Finding stories in a cemetery
I’ve always had a fascination with old New England graveyards, if for no other reason than they are, well, old.
Last week, while vacationing in neighboring Maine before coming down to spend a week or so in New Hampshire, I had the chance to check out the cemetery at the First Congregational Church of Machiasport.
The Machias area in Maine was settled back in the 1600s and enjoys a very colorful history. Pirate Samuel "Black Sam" Bellamy used Machias as a safe haven in the early 1700s. Tales of hidden treasure buried in the woodlands of Machiasport persist to this day.
The waters off Machiasport also were the site of the first naval engagement of the Revolutionary War. A bunch of rowdy Machias yahoos set sail after the British sloop The Margaretta tried to escape down the Machias River when it grounded out on a sandbar at low tide.
Mortally wounded in the ensuing battle, the Margaretta’s commander, Midshipman James Moore, was brought to the Burnham Tavern in Machias, where he died of his wounds. Burnham Tavern remains and is lovingly preserved by the Daughters of the American Revolution.
One day, while still with the Bangor Daily News, I stopped by to chat with Gerry Knowles, who was digging a grave by hand in the old church cemetery. There was a funeral planned for the next day, so he was hard at it, with shovels and such, and a paper showing where every grave was located.
Gerry told me about a woman buried in the old cemetery. She was from "the Port," as locals call Machiasport, but had died overseas a couple of centuries back. She wanted to be buried back in Machiasport, so she was placed in a barrel of rum, which was then sealed, and brought back to the Port by ship. She was buried in the cemetery with the still-sealed rum barrel serving as her coffin.
Many of the names on the oldest stones include the title "Captain," which isn’t surprising, considering that most everyone in the Port made their living on the ocean back then. I also saw too many stones marking the death of newborn infants and young children in the 1700s and 1800s.
And there were some newer stones. One had gorgeous etchings on black stone of a coastal seascape with a lighthouse and seagulls. Another had a miniature skiff and a broken fishing rod on permanent display. I’m guessing this soul was a devoted fisherman.
However, a marker in a far corner of the cemetery brought back a ton of memories as fresh today as they were nearly 26 years ago.
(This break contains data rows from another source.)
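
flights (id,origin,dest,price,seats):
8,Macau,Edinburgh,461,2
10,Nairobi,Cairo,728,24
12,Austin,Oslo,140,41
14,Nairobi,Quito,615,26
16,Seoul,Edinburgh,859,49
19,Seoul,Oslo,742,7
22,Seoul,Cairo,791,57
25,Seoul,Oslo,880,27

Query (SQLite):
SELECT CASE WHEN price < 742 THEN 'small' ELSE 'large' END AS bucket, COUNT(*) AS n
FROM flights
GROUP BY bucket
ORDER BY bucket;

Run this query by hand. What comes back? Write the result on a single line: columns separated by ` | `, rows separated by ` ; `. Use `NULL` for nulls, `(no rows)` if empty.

Bucket rows by price < 742 → 'small' else 'large'; count each bucket.

large | 4 ; small | 4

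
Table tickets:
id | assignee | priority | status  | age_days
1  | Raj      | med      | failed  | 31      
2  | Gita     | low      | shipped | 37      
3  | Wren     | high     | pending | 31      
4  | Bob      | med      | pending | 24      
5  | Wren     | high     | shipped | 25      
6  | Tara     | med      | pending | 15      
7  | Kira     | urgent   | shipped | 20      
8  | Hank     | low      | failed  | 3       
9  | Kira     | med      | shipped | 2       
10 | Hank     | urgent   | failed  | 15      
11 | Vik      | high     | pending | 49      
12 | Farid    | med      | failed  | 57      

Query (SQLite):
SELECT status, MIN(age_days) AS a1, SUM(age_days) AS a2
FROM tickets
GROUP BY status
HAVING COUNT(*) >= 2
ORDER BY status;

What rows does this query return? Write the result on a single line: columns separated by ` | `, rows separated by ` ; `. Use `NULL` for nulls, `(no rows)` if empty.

failed | 3 | 106 ; pending | 15 | 119 ; shipped | 2 | 84

Group tickets by status.
Per group compute: MIN(age_days), SUM(age_days).
HAVING: drop groups with fewer than 2 rows.
  failed: ids {1, 8, 10, 12} → MIN(age_days)=3, SUM(age_days)=106
  pending: ids {3, 4, 6, 11} → MIN(age_days)=15, SUM(age_days)=119
  shipped: ids {2, 5, 7, 9} → MIN(age_days)=2, SUM(age_days)=84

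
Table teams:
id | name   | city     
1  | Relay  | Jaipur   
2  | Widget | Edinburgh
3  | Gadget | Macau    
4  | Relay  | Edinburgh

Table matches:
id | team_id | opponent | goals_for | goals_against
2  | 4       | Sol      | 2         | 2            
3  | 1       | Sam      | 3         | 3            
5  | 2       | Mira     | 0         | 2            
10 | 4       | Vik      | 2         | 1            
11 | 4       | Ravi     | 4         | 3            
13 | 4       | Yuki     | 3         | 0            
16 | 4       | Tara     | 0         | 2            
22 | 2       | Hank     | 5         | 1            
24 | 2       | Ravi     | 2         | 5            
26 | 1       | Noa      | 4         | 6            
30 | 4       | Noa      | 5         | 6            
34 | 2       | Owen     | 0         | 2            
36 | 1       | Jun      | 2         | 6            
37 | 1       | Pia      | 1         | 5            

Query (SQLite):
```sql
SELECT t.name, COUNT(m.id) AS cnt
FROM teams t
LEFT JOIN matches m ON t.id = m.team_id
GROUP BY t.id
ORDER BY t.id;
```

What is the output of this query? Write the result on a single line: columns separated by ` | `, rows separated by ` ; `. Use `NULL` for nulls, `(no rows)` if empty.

LEFT JOIN keeps every teams row; unmatched ones get NULL for matches columns.
Group by teams.id and compute COUNT(m.id). COUNT(col) of an all-NULL group is 0.
  1: ids {3, 26, 36, 37} → COUNT(m.id)=4
  2: ids {5, 22, 24, 34} → COUNT(m.id)=4
  3: ids {—} → COUNT(m.id)=0
  4: ids {2, 10, 11, 13, 16, 30} → COUNT(m.id)=6

Relay | 4 ; Widget | 4 ; Gadget | 0 ; Relay | 6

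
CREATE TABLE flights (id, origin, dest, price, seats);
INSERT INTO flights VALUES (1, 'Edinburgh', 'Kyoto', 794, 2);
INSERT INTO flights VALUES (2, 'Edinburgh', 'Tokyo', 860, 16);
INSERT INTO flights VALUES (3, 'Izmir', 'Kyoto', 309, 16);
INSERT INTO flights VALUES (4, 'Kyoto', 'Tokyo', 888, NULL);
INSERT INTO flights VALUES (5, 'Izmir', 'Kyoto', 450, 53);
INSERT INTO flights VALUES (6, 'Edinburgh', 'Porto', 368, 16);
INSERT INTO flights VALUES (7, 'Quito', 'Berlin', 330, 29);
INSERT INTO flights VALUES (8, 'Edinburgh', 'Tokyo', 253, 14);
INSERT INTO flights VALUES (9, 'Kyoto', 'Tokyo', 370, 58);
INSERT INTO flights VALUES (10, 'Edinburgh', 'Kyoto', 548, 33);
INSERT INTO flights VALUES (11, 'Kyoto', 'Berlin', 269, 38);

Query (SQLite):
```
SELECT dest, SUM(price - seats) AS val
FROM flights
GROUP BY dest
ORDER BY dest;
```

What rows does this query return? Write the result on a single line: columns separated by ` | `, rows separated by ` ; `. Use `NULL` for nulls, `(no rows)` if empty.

For each row compute price - seats.
Group by dest; take SUM of the expression per group.
  Berlin: ids {7, 11} → SUM(price - seats)=532
  Kyoto: ids {1, 3, 5, 10} → SUM(price - seats)=1997
  Porto: ids {6} → SUM(price - seats)=352
  Tokyo: ids {2, 4, 8, 9} → SUM(price - seats)=1395

Berlin | 532 ; Kyoto | 1997 ; Porto | 352 ; Tokyo | 1395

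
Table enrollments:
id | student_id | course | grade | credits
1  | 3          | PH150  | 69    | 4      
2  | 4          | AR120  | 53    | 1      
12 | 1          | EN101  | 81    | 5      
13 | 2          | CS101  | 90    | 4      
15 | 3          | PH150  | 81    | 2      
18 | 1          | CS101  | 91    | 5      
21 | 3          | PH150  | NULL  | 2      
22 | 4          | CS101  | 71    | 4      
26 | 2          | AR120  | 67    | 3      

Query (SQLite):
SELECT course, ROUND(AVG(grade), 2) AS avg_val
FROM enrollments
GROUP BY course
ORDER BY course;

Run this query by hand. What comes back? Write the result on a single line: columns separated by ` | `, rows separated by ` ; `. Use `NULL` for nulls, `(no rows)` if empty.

AR120 | 60 ; CS101 | 84 ; EN101 | 81 ; PH150 | 75

Partition enrollments by course; compute ROUND(AVG(grade), 2) within each group.
  AR120: ids {2, 26} → ROUND(AVG(grade), 2)=60
  CS101: ids {13, 18, 22} → ROUND(AVG(grade), 2)=84
  EN101: ids {12} → ROUND(AVG(grade), 2)=81
  PH150: ids {1, 15, 21} → ROUND(AVG(grade), 2)=75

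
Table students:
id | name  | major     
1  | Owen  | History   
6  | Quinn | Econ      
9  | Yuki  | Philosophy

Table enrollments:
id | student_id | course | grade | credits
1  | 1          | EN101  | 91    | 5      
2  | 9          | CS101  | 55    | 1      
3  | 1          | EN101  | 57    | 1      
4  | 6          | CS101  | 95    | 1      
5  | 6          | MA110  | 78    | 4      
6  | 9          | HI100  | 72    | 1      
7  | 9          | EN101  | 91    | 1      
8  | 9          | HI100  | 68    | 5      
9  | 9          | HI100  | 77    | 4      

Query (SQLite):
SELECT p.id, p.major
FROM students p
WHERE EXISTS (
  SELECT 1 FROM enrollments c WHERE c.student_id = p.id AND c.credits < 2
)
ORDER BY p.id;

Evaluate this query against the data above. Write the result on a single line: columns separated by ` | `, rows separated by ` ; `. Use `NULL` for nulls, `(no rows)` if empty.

For each students row, check whether any enrollments with matching student_id has credits < 2.
Keep rows where that is true.

1 | History ; 6 | Econ ; 9 | Philosophy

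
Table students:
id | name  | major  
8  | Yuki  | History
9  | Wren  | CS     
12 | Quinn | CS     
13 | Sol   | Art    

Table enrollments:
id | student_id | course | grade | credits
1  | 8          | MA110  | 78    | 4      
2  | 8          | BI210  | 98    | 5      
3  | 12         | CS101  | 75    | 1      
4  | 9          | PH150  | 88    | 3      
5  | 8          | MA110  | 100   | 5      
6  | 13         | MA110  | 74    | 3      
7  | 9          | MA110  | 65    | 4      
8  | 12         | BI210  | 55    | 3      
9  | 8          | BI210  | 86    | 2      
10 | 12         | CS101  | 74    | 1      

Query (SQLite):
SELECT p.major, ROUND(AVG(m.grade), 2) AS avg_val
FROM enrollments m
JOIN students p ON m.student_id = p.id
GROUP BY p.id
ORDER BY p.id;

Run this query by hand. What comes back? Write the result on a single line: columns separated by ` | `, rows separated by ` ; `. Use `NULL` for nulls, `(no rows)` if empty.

History | 90.5 ; CS | 76.5 ; CS | 68 ; Art | 74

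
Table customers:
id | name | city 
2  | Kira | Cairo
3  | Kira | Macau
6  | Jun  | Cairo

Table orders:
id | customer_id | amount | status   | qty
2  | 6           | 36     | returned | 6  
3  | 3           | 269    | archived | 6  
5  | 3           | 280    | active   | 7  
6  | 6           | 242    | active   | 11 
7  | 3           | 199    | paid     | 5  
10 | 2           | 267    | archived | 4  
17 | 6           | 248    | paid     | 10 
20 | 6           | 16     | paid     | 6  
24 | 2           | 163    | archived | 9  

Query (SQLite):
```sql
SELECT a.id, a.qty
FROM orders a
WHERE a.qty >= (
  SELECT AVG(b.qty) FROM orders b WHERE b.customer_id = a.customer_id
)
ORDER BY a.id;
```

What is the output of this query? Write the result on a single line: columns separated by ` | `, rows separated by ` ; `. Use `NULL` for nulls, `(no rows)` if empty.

3 | 6 ; 5 | 7 ; 6 | 11 ; 17 | 10 ; 24 | 9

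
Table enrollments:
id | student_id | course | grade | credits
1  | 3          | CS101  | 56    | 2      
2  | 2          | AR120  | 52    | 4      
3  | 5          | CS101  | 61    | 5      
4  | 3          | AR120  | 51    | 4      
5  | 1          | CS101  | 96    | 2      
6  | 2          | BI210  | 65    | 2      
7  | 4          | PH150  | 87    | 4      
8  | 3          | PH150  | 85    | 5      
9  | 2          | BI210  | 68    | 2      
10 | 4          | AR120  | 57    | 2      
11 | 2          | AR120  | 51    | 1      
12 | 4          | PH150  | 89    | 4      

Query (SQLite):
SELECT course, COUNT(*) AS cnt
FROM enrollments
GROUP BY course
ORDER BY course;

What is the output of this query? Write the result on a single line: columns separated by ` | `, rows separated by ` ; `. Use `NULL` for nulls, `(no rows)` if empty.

AR120 | 4 ; BI210 | 2 ; CS101 | 3 ; PH150 | 3

Partition enrollments by course; compute COUNT(*) within each group.
  AR120: ids {2, 4, 10, 11} → COUNT(*)=4
  BI210: ids {6, 9} → COUNT(*)=2
  CS101: ids {1, 3, 5} → COUNT(*)=3
  PH150: ids {7, 8, 12} → COUNT(*)=3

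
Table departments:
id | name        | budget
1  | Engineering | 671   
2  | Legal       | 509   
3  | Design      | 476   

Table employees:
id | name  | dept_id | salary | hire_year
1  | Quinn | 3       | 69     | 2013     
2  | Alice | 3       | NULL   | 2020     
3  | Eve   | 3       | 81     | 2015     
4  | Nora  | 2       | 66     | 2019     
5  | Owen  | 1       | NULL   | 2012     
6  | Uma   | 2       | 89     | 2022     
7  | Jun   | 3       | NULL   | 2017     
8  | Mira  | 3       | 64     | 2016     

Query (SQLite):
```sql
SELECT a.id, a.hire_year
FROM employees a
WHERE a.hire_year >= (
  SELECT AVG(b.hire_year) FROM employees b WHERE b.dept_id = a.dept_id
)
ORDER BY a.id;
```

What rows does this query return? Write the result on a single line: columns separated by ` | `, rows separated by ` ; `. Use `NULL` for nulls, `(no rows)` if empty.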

This headstone marks the final resting place of Mike and Flo Phillips, who were gunned down as they took an after-supper walk on Aug. 29, 1989.
This was the first major story I ever covered for the Bangor Daily News. Richard Uffelman claimed he’d been harassed by the Phillips and one of the couple’s friend, Colby Kilton, from across the road. The harassment included an incident in which Mike Phillips allegedly shot at Uffelman and his family about a month earlier. Uffelman called the police that night but no arrests were made.
On Aug. 29, the couple walked past Uffelman’s house before turning around and passing by it again. Uffelman claimd Mike Phillips pointed a gun at his house, causing Uffelman and his 8- and 10-year-old sons to open fire from inside their house. Uffelman’s large picture window was blown out in the process. Though wounded and bleeding profusely, the Phillips managed to get off the road and into a thick alder field.
This might have been self-defense initially, but Uffelman crossed the line when he made two trips into the field and shot the dying couple at point blank range.
Curiously, the slain couple had a video camera in their kitchen pointed at Uffelman’s house.
Colby Kilton was there that night, as well, and can be heard saying, "You be good little targets," as the couple set out on their after-supper walk. Flo Phillips was unarmed but Mike Phillips brought a .357 magnum with three speed loaders and a .25 caliber pistol with him.
Uffelman was received a 25-year sentence for killing Mike Phillips, who was armed. However, he was sentenced to life without the possibility of parole for shooting Flo Phillips, who was unarmed.
This case eventually caught the attention of national news media and also was recently featured on one of those Discovery ID crime shows. It has been almost 26 years since that incident, yet it is still remembered locally in Machias, and by this former reporter who spent an afternoon simply walking among the stone.